As if primary season weren’t providing enough drama, that Washington institution Politico, in what has been described as “a mega-cataclysm,” is to lose Jim VandeHei, its cofounder and CEO, Mike Allen, its chief White House correspondent and the man behind its widely read morning Playbook, and three other senior staff members. VandeHei and Allen plan to start their own new venture.
Meanwhile, last night’s Trumpless Republican debate saw quite a few attacks on Hillary Clinton, currently locked in an unexpectedly tight race for Iowa with Bernie Sanders, whose campaign has been upending the conventional wisdom among Democrats.
French New Wave director and critic Jacques Rivette, who made landmark films such as Paris nous appartient and the Jamesian fantasy Céline and Julie Go Boating, and edited Cahiers du Cinéma in the mid-1960s, has died at the age of 87.
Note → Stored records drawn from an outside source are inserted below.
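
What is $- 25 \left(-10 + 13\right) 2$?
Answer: $-150$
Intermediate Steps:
$- 25 \left(-10 + 13\right) 2 = \left(-25\right) 3 \cdot 2 = \left(-75\right) 2 = -150$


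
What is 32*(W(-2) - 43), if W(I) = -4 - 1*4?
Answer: -1632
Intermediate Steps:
W(I) = -8 (W(I) = -4 - 4 = -8)
32*(W(-2) - 43) = 32*(-8 - 43) = 32*(-51) = -1632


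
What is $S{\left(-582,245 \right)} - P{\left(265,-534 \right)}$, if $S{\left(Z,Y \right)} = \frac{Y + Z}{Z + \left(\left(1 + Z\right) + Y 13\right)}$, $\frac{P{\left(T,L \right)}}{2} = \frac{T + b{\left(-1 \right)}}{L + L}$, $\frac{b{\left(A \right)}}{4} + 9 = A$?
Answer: $\frac{68}{267} \approx 0.25468$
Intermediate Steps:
$b{\left(A \right)} = -36 + 4 A$
$P{\left(T,L \right)} = \frac{-40 + T}{L}$ ($P{\left(T,L \right)} = 2 \frac{T + \left(-36 + 4 \left(-1\right)\right)}{L + L} = 2 \frac{T - 40}{2 L} = 2 \left(T - 40\right) \frac{1}{2 L} = 2 \left(-40 + T\right) \frac{1}{2 L} = 2 \frac{-40 + T}{2 L} = \frac{-40 + T}{L}$)
$S{\left(Z,Y \right)} = \frac{Y + Z}{1 + 2 Z + 13 Y}$ ($S{\left(Z,Y \right)} = \frac{Y + Z}{Z + \left(\left(1 + Z\right) + 13 Y\right)} = \frac{Y + Z}{Z + \left(1 + Z + 13 Y\right)} = \frac{Y + Z}{1 + 2 Z + 13 Y}$)
$S{\left(-582,245 \right)} - P{\left(265,-534 \right)} = \frac{245 - 582}{1 + 2 \left(-582\right) + 13 \cdot 245} - \frac{-40 + 265}{-534} = \frac{1}{1 - 1164 + 3185} \left(-337\right) - \left(- \frac{1}{534}\right) 225 = \frac{1}{2022} \left(-337\right) - - \frac{75}{178} = \frac{1}{2022} \left(-337\right) + \frac{75}{178} = - \frac{1}{6} + \frac{75}{178} = \frac{68}{267}$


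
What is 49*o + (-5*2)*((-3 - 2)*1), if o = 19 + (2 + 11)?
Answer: 1618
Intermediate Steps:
o = 32 (o = 19 + 13 = 32)
49*o + (-5*2)*((-3 - 2)*1) = 49*32 + (-5*2)*((-3 - 2)*1) = 1568 - (-50) = 1568 - 10*(-5) = 1568 + 50 = 1618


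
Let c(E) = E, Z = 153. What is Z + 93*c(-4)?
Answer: -219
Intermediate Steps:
Z + 93*c(-4) = 153 + 93*(-4) = 153 - 372 = -219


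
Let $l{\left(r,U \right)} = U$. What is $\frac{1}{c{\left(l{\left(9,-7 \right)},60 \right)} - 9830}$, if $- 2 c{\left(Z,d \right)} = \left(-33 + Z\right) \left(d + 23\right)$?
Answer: $- \frac{1}{8170} \approx -0.0001224$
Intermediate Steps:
$c{\left(Z,d \right)} = - \frac{\left(-33 + Z\right) \left(23 + d\right)}{2}$ ($c{\left(Z,d \right)} = - \frac{\left(-33 + Z\right) \left(d + 23\right)}{2} = - \frac{\left(-33 + Z\right) \left(23 + d\right)}{2}$)
$\frac{1}{c{\left(l{\left(9,-7 \right)},60 \right)} - 9830} = \frac{1}{\left(\frac{759}{2} - - \frac{161}{2} + \frac{33}{2} \cdot 60 - \left(- \frac{7}{2}\right) 60\right) - 9830} = \frac{1}{\left(\frac{759}{2} + \frac{161}{2} + 990 + 210\right) - 9830} = \frac{1}{1660 - 9830} = \frac{1}{-8170} = - \frac{1}{8170}$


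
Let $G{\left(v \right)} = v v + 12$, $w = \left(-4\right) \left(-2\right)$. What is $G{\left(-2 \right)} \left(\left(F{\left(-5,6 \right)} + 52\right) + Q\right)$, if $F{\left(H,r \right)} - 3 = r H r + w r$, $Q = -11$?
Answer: $-1408$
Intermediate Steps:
$w = 8$
$G{\left(v \right)} = 12 + v^{2}$ ($G{\left(v \right)} = v^{2} + 12 = 12 + v^{2}$)
$F{\left(H,r \right)} = 3 + 8 r + H r^{2}$ ($F{\left(H,r \right)} = 3 + \left(r H r + 8 r\right) = 3 + \left(H r r + 8 r\right) = 3 + \left(H r^{2} + 8 r\right) = 3 + \left(8 r + H r^{2}\right) = 3 + 8 r + H r^{2}$)
$G{\left(-2 \right)} \left(\left(F{\left(-5,6 \right)} + 52\right) + Q\right) = \left(12 + \left(-2\right)^{2}\right) \left(\left(\left(3 + 8 \cdot 6 - 5 \cdot 6^{2}\right) + 52\right) - 11\right) = \left(12 + 4\right) \left(\left(\left(3 + 48 - 180\right) + 52\right) - 11\right) = 16 \left(\left(\left(3 + 48 - 180\right) + 52\right) - 11\right) = 16 \left(\left(-129 + 52\right) - 11\right) = 16 \left(-77 - 11\right) = 16 \left(-88\right) = -1408$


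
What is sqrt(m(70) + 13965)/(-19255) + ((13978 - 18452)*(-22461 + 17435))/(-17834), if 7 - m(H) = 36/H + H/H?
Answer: -11243162/8917 - sqrt(17113845)/673925 ≈ -1260.9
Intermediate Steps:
m(H) = 6 - 36/H (m(H) = 7 - (36/H + H/H) = 7 - (36/H + 1) = 7 - (1 + 36/H) = 7 + (-1 - 36/H) = 6 - 36/H)
sqrt(m(70) + 13965)/(-19255) + ((13978 - 18452)*(-22461 + 17435))/(-17834) = sqrt((6 - 36/70) + 13965)/(-19255) + ((13978 - 18452)*(-22461 + 17435))/(-17834) = sqrt((6 - 36*1/70) + 13965)*(-1/19255) - 4474*(-5026)*(-1/17834) = sqrt((6 - 18/35) + 13965)*(-1/19255) + 22486324*(-1/17834) = sqrt(192/35 + 13965)*(-1/19255) - 11243162/8917 = sqrt(488967/35)*(-1/19255) - 11243162/8917 = (sqrt(17113845)/35)*(-1/19255) - 11243162/8917 = -sqrt(17113845)/673925 - 11243162/8917 = -11243162/8917 - sqrt(17113845)/673925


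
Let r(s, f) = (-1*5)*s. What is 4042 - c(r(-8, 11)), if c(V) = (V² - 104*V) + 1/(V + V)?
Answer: 528159/80 ≈ 6602.0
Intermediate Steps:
r(s, f) = -5*s
c(V) = V² + 1/(2*V) - 104*V (c(V) = (V² - 104*V) + 1/(2*V) = V² + 1/(2*V) - 104*V)
4042 - c(r(-8, 11)) = 4042 - ((-5*(-8))² + 1/(2*((-5*(-8)))) - (-520)*(-8)) = 4042 - (40² + (½)/40 - 104*40) = 4042 - (1600 + (½)*(1/40) - 4160) = 4042 - (1600 + 1/80 - 4160) = 4042 - 1*(-204799/80) = 4042 + 204799/80 = 528159/80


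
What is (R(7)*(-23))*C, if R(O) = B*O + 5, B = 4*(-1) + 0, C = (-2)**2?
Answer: 2116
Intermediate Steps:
C = 4
B = -4 (B = -4 + 0 = -4)
R(O) = 5 - 4*O (R(O) = -4*O + 5 = 5 - 4*O)
(R(7)*(-23))*C = ((5 - 4*7)*(-23))*4 = ((5 - 28)*(-23))*4 = -23*(-23)*4 = 529*4 = 2116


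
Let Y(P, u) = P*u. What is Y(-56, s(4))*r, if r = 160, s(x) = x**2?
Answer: -143360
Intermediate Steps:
Y(-56, s(4))*r = -56*4**2*160 = -56*16*160 = -896*160 = -143360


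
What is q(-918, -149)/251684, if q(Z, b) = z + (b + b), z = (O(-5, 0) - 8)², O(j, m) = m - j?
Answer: -289/251684 ≈ -0.0011483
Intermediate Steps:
z = 9 (z = ((0 - 1*(-5)) - 8)² = ((0 + 5) - 8)² = (5 - 8)² = (-3)² = 9)
q(Z, b) = 9 + 2*b (q(Z, b) = 9 + (b + b) = 9 + 2*b)
q(-918, -149)/251684 = (9 + 2*(-149))/251684 = (9 - 298)*(1/251684) = -289*1/251684 = -289/251684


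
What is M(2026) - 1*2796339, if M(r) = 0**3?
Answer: -2796339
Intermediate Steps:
M(r) = 0
M(2026) - 1*2796339 = 0 - 1*2796339 = 0 - 2796339 = -2796339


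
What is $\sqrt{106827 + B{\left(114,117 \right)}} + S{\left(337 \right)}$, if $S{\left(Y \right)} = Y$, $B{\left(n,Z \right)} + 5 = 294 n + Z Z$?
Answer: $337 + \sqrt{154027} \approx 729.46$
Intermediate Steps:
$B{\left(n,Z \right)} = -5 + Z^{2} + 294 n$ ($B{\left(n,Z \right)} = -5 + \left(294 n + Z Z\right) = -5 + \left(294 n + Z^{2}\right) = -5 + \left(Z^{2} + 294 n\right) = -5 + Z^{2} + 294 n$)
$\sqrt{106827 + B{\left(114,117 \right)}} + S{\left(337 \right)} = \sqrt{106827 + \left(-5 + 117^{2} + 294 \cdot 114\right)} + 337 = \sqrt{106827 + \left(-5 + 13689 + 33516\right)} + 337 = \sqrt{106827 + 47200} + 337 = \sqrt{154027} + 337 = 337 + \sqrt{154027}$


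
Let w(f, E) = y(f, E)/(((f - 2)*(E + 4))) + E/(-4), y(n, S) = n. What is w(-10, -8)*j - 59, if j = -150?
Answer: -1311/4 ≈ -327.75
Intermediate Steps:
w(f, E) = -E/4 + f/((-2 + f)*(4 + E)) (w(f, E) = f/(((f - 2)*(E + 4))) + E/(-4) = f/(((-2 + f)*(4 + E))) + E*(-¼) = f*(1/((-2 + f)*(4 + E))) - E/4 = f/((-2 + f)*(4 + E)) - E/4 = -E/4 + f/((-2 + f)*(4 + E)))
w(-10, -8)*j - 59 = ((-10 + (½)*(-8)² + 2*(-8) - 1*(-8)*(-10) - ¼*(-10)*(-8)²)/(-8 - 2*(-8) + 4*(-10) - 8*(-10)))*(-150) - 59 = ((-10 + (½)*64 - 16 - 80 - ¼*(-10)*64)/(-8 + 16 - 40 + 80))*(-150) - 59 = ((-10 + 32 - 16 - 80 + 160)/48)*(-150) - 59 = ((1/48)*86)*(-150) - 59 = (43/24)*(-150) - 59 = -1075/4 - 59 = -1311/4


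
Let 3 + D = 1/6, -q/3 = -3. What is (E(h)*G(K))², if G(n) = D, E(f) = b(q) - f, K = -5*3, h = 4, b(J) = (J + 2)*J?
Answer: 2608225/36 ≈ 72451.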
The New Yorker’s Page Turner has a piece about South Korea’s Nobel Prize in Literature deficit and the country’s efforts to do something about it. The piece quotes an English professor there who runs a website about Korean literature and explains that if the great hope Ko Un, the octogenarian poet and Buddhist monk once imprisoned for pro-democracy activism, doesn’t land the prize, it may never happen, because of the Swedish Academy’s particular tastes: “They far prefer males. They prefer older people because they don’t want you to change your political beliefs. They prefer political heroes, people who stood up for something and who risked life and limb. And, of course, Ko Un qualifies for all of that. You drop under him and there’s at least a twenty-year hiatus where, if there is that author, I’m not aware.”
A former student of Saul Bellow’s, who recalls “the pleasant disorientation of watching Augie March teach Nathan Zuckerman,” has published the last interview with him, complete with video footage.